In the article, Vladeck points out that one of the factors a court must decide is whether either party will suffer “irreparable injury”—either because an injunction is granted, harming the defendants, or denied, harming the plaintiffs. Thus, in a suit against the government, courts must balance the damage to the government caused by the delay of a possibly lawful policy against the harm to plaintiffs caused by being subjected to a possibly unlawful action. Under Trump, the government seems to be suffering all the harm.  Vladeck argued that the Court should explain this shift. “If what’s going on in these cases is that the majority is no longer interested in considering the harm that these policies are—or could be—inflicting while they are in force, it would behoove them to say so,” he told me.

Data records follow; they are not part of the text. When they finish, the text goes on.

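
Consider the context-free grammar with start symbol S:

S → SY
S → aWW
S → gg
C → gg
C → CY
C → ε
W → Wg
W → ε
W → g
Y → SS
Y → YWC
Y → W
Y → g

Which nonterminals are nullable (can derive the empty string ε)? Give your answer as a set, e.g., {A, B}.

{C, W, Y}

Directly nullable (have an ε-rule): {C, W}.
Y is nullable via Y -> W (every symbol on the right is already known nullable).
Not nullable: S — each has a terminal in every rule's right-hand side or depends on a non-nullable symbol.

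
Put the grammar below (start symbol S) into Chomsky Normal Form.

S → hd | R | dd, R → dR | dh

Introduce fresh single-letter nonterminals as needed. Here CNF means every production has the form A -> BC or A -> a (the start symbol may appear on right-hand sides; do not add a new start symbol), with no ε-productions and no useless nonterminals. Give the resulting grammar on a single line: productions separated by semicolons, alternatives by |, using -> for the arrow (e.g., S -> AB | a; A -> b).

No ε-productions.
After unit-elimination: S -> dR | dd | dh | hd; R -> dR | dh.
TERM: introduce A -> d, B -> h and substitute in every rule of length ≥2.

S -> AA | AB | AR | BA; A -> d; B -> h; R -> AB | AR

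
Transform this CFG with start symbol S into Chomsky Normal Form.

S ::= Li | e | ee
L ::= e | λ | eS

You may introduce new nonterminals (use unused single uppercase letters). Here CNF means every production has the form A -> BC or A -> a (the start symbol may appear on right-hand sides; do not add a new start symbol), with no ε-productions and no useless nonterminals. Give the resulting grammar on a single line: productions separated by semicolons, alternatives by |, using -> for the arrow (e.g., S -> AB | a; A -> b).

S -> e | i | AA | LB; A -> e; B -> i; L -> e | AS

Nullable: {L}; after ε-elimination: S -> e | i | Li | ee; L -> e | eS.
No unit productions to eliminate.
TERM: introduce A -> e, B -> i and substitute in every rule of length ≥2.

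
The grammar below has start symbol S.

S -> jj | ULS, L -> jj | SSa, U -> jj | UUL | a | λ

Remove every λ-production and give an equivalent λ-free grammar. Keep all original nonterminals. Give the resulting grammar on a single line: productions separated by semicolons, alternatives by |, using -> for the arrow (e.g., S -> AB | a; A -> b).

S -> LS | jj | ULS; L -> jj | SSa; U -> L | a | UL | jj | UUL

Nullable set: {U}.
S -> ULS: U nullable, giving LS | ULS.
Drop U -> λ.
U -> UUL: U, U nullable, giving L | UL | UUL.
Unchanged (no nullable symbols): S -> jj; L -> SSa; L -> jj; U -> a; U -> jj.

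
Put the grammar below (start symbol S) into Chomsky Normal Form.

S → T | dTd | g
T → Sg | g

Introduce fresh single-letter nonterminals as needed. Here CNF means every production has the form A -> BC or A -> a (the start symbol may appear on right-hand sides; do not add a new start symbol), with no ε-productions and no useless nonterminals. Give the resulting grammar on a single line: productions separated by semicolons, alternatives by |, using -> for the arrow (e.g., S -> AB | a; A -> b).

No ε-productions.
After unit-elimination: S -> g | Sg | dTd; T -> g | Sg.
TERM: introduce B -> d, A -> g and substitute in every rule of length ≥2.
BIN: S -> BTB becomes S -> BC, C -> TB.

S -> g | BC | SA; A -> g; B -> d; C -> TB; T -> g | SA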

The government’s use of these procedures smacks of entitlement, of a sense that Republicans went to great trouble to tilt the Court in their favor and should now reap their reward. Similarly, some conservatives have muttered that lower courts are wandering out of their lanes, with one Trump defender attacking anti-administration rulings as “the judicial resistance.” Indeed, in a surly dissent in the census case last June, Justice Clarence Thomas branded District Judge Jesse Furman, who had ruled against the government at trial, “a judge predisposed to distrust” the administration. Thomas also claimed Furman had “create[d] an eye-catching conspiracy web” out of unrelated facts. As judicial conduct used to be measured, it was a shocking breach of protocol. Yet Thomas’s opinion was joined by Trump’s two appointees, Neil Gorsuch and Brett Kavanaugh.

Which brings us back to my initial question. What is the Supreme Court today, in 2019? I fear it has taken on the role of enforcing Trump’s will against fellow judges.